Now that we have a few candidate models, let's evaluate all of them using k-fold cross-validation. k-fold cross-validation gives us a better idea about model performance on unseen datasets compared to a single train-test split.
from sklearn.model_selection import cross_val_score
reference_cv = cross_val_score(reference, final[["wind", "temp"]], y, cv = 5, scoring = "neg_mean_squared_error")
fw2_cv = cross_val_score(fw2_model, final[forward2.get_feature_names_out()], y, cv = 5, scoring = "neg_mean_squared_error")
fw4_cv = cross_val_score(fw4_model, final[forward4.get_feature_names_out()], y, cv = 5, scoring = "neg_mean_squared_error")
fw6_cv = cross_val_score(fw6_model, final[forward6.get_feature_names_out()], y, cv = 5, scoring = "neg_mean_squared_error")
bw2_cv = cross_val_score(bw2_model, final[backward2.get_feature_names_out()], y, cv = 5, scoring = "neg_mean_squared_error")
bw4_cv = cross_val_score(bw4_model, final[backward4.get_feature_names_out()], y, cv = 5, scoring = "neg_mean_squared_error")
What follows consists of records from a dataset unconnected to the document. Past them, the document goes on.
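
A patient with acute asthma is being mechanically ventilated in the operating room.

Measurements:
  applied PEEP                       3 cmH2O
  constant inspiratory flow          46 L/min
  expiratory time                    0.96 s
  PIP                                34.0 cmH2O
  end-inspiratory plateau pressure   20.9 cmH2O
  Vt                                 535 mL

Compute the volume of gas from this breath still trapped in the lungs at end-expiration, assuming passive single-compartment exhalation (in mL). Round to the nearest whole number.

82

Flow: 46 L/min ÷ 60 = 0.7667 L/s.
R = (PIP − Pplat)/V̇ = (34.0 − 20.9) / 0.7667 = 13.1/0.7667 = 17.086 cmH2O·s/L.
C = Vt/(Pplat − PEEP) = 535.0 / (20.9 − 3) = 535.0/17.9 = 29.888 mL/cmH2O.
τ = R × C = 17.086 × 0.02989 L/cmH2O = 0.5107 s.
Fraction remaining = e^(−Te/τ) = e^(−0.96/0.5107) = 0.1526.
Trapped volume = 535.0 × 0.1526 = 81.641 mL.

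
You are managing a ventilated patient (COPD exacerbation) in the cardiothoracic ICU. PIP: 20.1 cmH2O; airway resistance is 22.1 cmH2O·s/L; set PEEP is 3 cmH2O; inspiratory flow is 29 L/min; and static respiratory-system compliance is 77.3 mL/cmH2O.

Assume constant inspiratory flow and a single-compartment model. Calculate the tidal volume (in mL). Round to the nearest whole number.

496

Flow: 29 L/min ÷ 60 = 0.4833 L/s.
Equation of motion (constant flow): PIP = Vt/C + R·V̇ + PEEP.
Vt/C = PIP − R·V̇ − PEEP = 20.1 − 10.681 − 3 = 6.419 cmH2O.
Vt = C × 6.419 = 77.3 × 6.419 = 496.19 mL.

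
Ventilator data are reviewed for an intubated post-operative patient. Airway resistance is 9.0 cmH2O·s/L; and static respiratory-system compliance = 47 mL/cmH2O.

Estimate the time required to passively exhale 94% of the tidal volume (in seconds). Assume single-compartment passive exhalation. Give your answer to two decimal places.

1.19

τ = R × C = 9.0 × 47 mL/cmH2O = 9.0 × 0.047 L/cmH2O = 0.423 s.
Exhaled fraction f = 1 − e^(−t/τ) → t = −τ·ln(1 − f) = −0.423·ln(0.06) = 1.19 s.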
bw6_cv = cross_val_score(bw6_model, final[backward6.get_feature_names_out()], y, cv = 5, scoring = "neg_mean_squared_error")
ridge_cv = cross_val_score(ridge, final, y, cv = 5, scoring = "neg_mean_squared_error")
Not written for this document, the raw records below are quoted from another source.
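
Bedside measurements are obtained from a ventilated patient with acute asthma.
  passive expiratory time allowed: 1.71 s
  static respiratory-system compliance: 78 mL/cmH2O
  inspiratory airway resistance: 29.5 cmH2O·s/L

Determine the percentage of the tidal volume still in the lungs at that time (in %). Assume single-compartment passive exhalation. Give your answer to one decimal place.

τ = R × C = 29.5 × 78 mL/cmH2O = 29.5 × 0.078 L/cmH2O = 2.301 s.
Passive exhalation: V(t)/V₀ = e^(−t/τ) = e^(−1.71/2.301) = 0.4756.
Fraction remaining = 0.4756 → 47.56%.

47.6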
print("Reference Model, Avg Test MSE: ", np.mean(reference_cv), " SD: ", np.std(reference_cv))
print("Forward-2 Model, Avg Test MSE: ", np.mean(fw2_cv), " SD: ", np.std(fw2_cv))
print("Forward-4 Model, Avg Test MSE: ", np.mean(fw4_cv), " SD: ", np.std(fw4_cv))
print("Forward-6 Model, Avg Test MSE: ", np.mean(fw6_cv), " SD: ", np.std(fw6_cv))
print("Backward-2 Model, Avg Test MSE: ", np.mean(bw2_cv), " SD: ", np.std(bw2_cv))
print("Backward-4 Model, Avg Test MSE: ", np.mean(bw4_cv), " SD: ", np.std(bw4_cv))
print("Backward-6 Model, Avg Test MSE: ", np.mean(bw6_cv), " SD: ", np.std(bw6_cv))
print("Ridge Model, Avg Test MSE: ", np.mean(bw6_cv), " SD: ", np.std(bw6_cv))
Reference Model, Avg Test MSE: -2.204650013004116 SD: 1.060040355378637 Forward-2 Model, Avg Test MSE: -2.1735431721198535 SD: 1.0208083278697586 Forward-4 Model, Avg Test MSE: -2.193528106772711 SD: 1.0004774710977682 Forward-6 Model, Avg Test MSE: -2.239722553934875 SD: 1.0123323877770343 Backward-2 Model, Avg Test MSE: -2.173357302739327 SD: 1.0038109503795953 Backward-4 Model, Avg Test MSE: -2.193528106772711 SD: 1.0004774710977682 Backward-6 Model, Avg Test MSE: -2.239722553934875 SD: 1.0123323877770343 Ridge Model, Avg Test MSE: -2.239722553934875 SD: 1.0123323877770343
Among our candidate models, the backward selection model using two features performs the best, with an average MSE of -2.17. However, note that this is on the log-scale, so this suggests that the predictions are off by a magnitude of about 2. On the surface, this suggests that the models overall are not good predictors.
However, this problem is known to be a difficult one. The extreme skew in the outcome hurts many of the assumptions needed by linear models. We hope that this showcases that machine learning is not a universal fix. Several problems have characteristics that make prediction difficult.